As we start to conclude this post, we bring it back to two single summary statistics, namely the profanity rate (also known as the mean profanity utterance), and the median profanity utterance. To end, we simply compare the profanity rate and the median profanity to see if there are any substantial differences between the two statistics.

Figure 4: Comparing the Mean (Average) and Median Profanity Utterances per episode

Comparing the Mean (Average) and Median Profanity Utterances per episode

Figure 4 indicates that there is relatively little difference between the mean and median:

  • the mean and median are generally aligned sharing similar, but not identical, values
    • similar in value suggests that there are no extreme values or outliers which would affect the mean more than the median.
    • series where the mean and median deviate the most correspond to skewed boxplots (see Series 9 and 10).
  • the two statistics exhibit the same overall trend over Series time is the same; profanity in Series 1-7 was generally at a higher occurrence rate than profanity from Series 8 onwards.
    • This could have been different if the mean and median were vastly different in value.

With the mean and the median being so similar in value and behaviour from Figure 4, we may ask ourselves what was the whole point of this exercise if we achieve the same conclusions.
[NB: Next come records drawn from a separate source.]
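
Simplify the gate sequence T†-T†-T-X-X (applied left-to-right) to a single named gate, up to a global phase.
T†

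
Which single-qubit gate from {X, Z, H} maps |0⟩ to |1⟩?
X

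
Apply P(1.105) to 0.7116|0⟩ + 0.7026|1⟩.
0.7116|0⟩ + (0.3156 + 0.6277i)|1⟩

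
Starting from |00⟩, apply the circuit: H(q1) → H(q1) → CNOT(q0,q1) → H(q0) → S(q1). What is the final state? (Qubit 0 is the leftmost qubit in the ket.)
1/√2|00⟩ + 1/√2|10⟩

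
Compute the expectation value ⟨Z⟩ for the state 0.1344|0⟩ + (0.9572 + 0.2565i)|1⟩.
-0.964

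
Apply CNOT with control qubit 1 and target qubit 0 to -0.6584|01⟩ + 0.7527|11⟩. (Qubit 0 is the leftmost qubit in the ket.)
0.7527|01⟩ - 0.6584|11⟩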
Well, I would say that we were “lucky” in this scenario and if Taskmaster has taught us anything, it is that there doesn’t necessary to be a point for everything.

The Copout Answer

Those new to statistics may want to definitively know which statistic to use in life. Unfortunately there is no clear cut answer for this, and it largely depends on the problem and the application. Both statistics have their advantages and disadvantages, and its important to consider what is best for the task in hand.

  • The mean is more commonly accepted amongst the general public and can be efficiently computed over time (for example if we were being drip fed observations slowly over time, it easy to calculate the new mean). However, it is very sensitive to outliers and extreme values.
  • The median is less sensitive to outliers and extreme values. However, it can be more computationally intensive to compute over time and with large datasets (reordering the data is necessary to find the “new” midpoint observation)

One common theme that you can expect to see in the field of Statistics ( and life in general) is that there is often no single answer for everything and it is very rare to to have a clear, black-and-white answer and conclusion. Conclusions drawn from data and and statistical methods should also come with an understanding of potential drawbacks and limitations.

I hope the reader is prepared for the “50 Shades of Gray” conclusions we may be getting from The Median Duck project!

What Have We Learnt Today?

There is evidence to suggest that the Taskmaster has become less foul mouthed in recent series of the show.

The profanity uttered per episode has noticeably decreased:

  • from 4 to 7 utterances in Series 1 to 7
  • to 2 to 5 utterances from Series 8 to 16.

This can be seen by two different profanity statistics, the profanity rate and median profanity uttered per episode in a series, and a shift in the distribution (boxplots).

Little Alex Horne’s wholesome presence must be having an effect on him…

The uptick in Series 16’s profanity statistics does suggest that the Taskmaster may be returning to his high profanity rate regime.


  1. Readers may be reassured to know that I still get negative and positive skew mixed up in direction. It might be because I also don’t know my left and right instinctively.↩︎